Intervention de Stéphane Peu

Réunion du mercredi 17 mars 2021 à 9h30
Commission des lois constitutionnelles, de la législation et de l'administration générale de la république

Photo issue du site de l'Assemblée nationale ou de WikipediaStéphane Peu :

La niche parlementaire du groupe UDI et indépendants contient des choses intéressantes. Toutefois, je ne comprends pas pourquoi l'UDI-I vient au secours du soldat Retailleau – à moins que cela ne soit la manifestation du syndrome centriste de faire la balance dans ses textes législatifs – pour sauver une loi inefficace et liberticide, qui a d'ailleurs été, à juste titre, retoquée par le Conseil constitutionnel à la suite de la saisine des trois groupes parlementaires de gauche de l'Assemblée nationale et du Président de la République lui-même.

Les premières victimes des violences dans les manifestations sont, bien sûr, ceux qui en subissent les dégâts, mais aussi les manifestants eux-mêmes qui se voient entravés dans leur liberté de manifester et d'exprimer ainsi leur désaccord. Je sais de quoi je parle, contrairement à M. Retailleau, qui est sans doute plus coutumier des processions que des manifestations, à part en 1984 ….

J'avais déposé une proposition de résolution visant à la création d'une commission d'enquête sur les stratégies de maintien de l'ordre, mais cette proposition n'a malheureusement pas été retenue. Agnès Thill a dit que nous sommes victimes d'une stratégie de maintien de l'ordre qui, depuis Malik Oussekine, refuserait le contact. Je suis désolé, c'est l'inverse qui s'est produit lors des manifestations des gilets jaunes : les forces de police allaient au contact des manifestants. Il y a donc bien eu une rupture dans la stratégie de maintien de l'ordre, dont on n'a pas encore fait le bilan. Ce bilan me paraît d'autant plus nécessaire que, selon les syndicats, les policiers n'ont pas été formés pour cela, ce qui explique les blessés et les dérapages constatés.

Aujourd´hui, l'interdiction de manifester est une peine complémentaire décidée par un juge judiciaire. Elle ne repose pas sur la simple suspicion d'un préfet. On ne peut que s'en féliciter quand on voit le préfet de police de Paris, Didier Lallement, s'adresser à une manifestante gilet jaune pacifiste de 60 ans en lui disant : « Madame, nous ne sommes pas dans le même camp ». Comment oser donner un tel pouvoir à un préfet qui a une conception aussi faible de la République ?
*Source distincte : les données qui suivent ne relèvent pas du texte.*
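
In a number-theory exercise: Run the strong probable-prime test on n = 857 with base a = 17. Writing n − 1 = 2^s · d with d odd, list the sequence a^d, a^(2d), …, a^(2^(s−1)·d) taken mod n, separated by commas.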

Cette proposition de loi instaure un régime d'exception qui, en plus d'être attentatoire aux libertés, est totalement inefficace. Je connais le problème des black blocs ; j'ai proposé ici des résolutions pour lutter efficacement contre eux. Que l'on arrête la mansuétude à l'égard de ces groupes et les stratégies de maintien de l'ordre qui favorisent leurs exactions. Je pourrais vous en donner plusieurs exemples, mais je me contenterai de celui de la manifestation du 1er mai 2018 : des policiers fouillant les poussettes des mamans et les cabas des mamies alors qu´ils laissaient 1 000 black blocs se regrouper en toute liberté sur le pont d'Austerlitz, sans intervenir. Et au milieu de tout ça, Benalla !

Ayons un recul sur la stratégie du maintien de l'ordre et soyons efficaces pour lutter contre ces groupes et pour garantir le droit de manifester, mais, surtout, prenons garde à ne pas bafouer le droit sacro-saint de manifester et de s'exprimer librement.